Internet nears address exhaustion
The last big blocks of the Internet's dwindling stock of addresses are about to be handed out, notes the BBC.
The event that triggers their distribution is widely expected to take place in the next few days. When that happens, each of the five regional agencies that hand out Internet addresses will get one of the remaining blocks of 16 million addresses.
The addresses in those last five blocks are expected to be completely exhausted by September 2011.
Google dispute goes out of court
Google and the state of Connecticut have agreed to settle their dispute over the Web giant's Street View WiFi payload slurp, without going to court, reveals The Register.
In December, then Connecticut attorney-general Richard Blumenthal hit Google with a civil investigative demand - the equivalent of a subpoena - insisting that the company turn over the WiFi payload its Street View cars collected from insecure WiFi networks in the state. Google refused to do so.
New Connecticut attorney-general George Jepsen and consumer protection commissioner Jerry Farrell say the state has now reached an agreement with Google to settle the matter out of court.
Egypt's Web crackdown condemned
The scale of Egypt's crackdown on the Internet and mobile phones amid deadly protests against the rule of president Hosni Mubarak is unprecedented in the history of the Web, experts said, writes the AFP.

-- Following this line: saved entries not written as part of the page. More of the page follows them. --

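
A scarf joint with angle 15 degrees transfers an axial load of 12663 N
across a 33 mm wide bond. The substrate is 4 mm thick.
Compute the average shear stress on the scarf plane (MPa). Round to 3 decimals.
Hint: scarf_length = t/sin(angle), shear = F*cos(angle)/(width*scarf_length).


scarf_length = 4 / sin(15 deg) = 15.4548 mm
cos(15 deg) = 0.965926
shear stress = 12663 * 0.965926 / (33 * 15.4548)
= 23.983 MPa

23.983


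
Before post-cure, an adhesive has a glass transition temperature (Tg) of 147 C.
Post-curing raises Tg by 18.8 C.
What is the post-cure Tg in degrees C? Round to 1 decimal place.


Tg_post = Tg_base + delta_Tg
= 147 + 18.8
= 165.8 C

165.8


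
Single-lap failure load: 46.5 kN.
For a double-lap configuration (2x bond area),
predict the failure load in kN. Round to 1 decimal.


Failure load = 46.5 * 2 = 93.0 kN

93.0


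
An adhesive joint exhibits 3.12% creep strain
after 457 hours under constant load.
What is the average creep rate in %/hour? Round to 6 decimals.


Creep rate = strain / time
= 3.12 / 457
= 0.006827 %/h

0.006827


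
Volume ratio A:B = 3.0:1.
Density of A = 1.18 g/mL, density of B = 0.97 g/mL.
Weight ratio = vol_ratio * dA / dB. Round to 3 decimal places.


Wt ratio = 3.0 * 1.18 / 0.97
= 3.649

3.649


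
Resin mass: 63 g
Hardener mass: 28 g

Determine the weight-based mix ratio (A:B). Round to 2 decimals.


Ratio = 63 / 28 = 2.25

2.25


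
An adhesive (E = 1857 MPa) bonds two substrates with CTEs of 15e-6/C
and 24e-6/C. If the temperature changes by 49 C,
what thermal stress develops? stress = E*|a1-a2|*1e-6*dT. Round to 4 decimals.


Stress = 1857 * |15 - 24| * 1e-6 * 49
= 0.8189 MPa

0.8189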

US president Barack Obama, social networking sites and rights groups around the world all condemned the moves by Egyptian authorities to stop activists using cellphones and cyber technology to organise rallies.
"It's a first in the history of the Internet," Rik Ferguson, an expert for Trend Micro, the world's third biggest computer security firm, told AFP.
Defector unveils WikiLeaks alternative
The former deputy head of WikiLeaks has unveiled an alternative site, OpenLeaks, after falling out with Julian Assange, reports V3.co.uk.
Daniel Domscheit-Berg unveiled the site, OpenLeaks.org, at the World Economic Forum, in Davos, Switzerland. He says the site would work with a variety of media partners and provide people with another conduit to pass on information in the public interest.
“We have to create transparency where it is refused,” said Domscheit-Berg.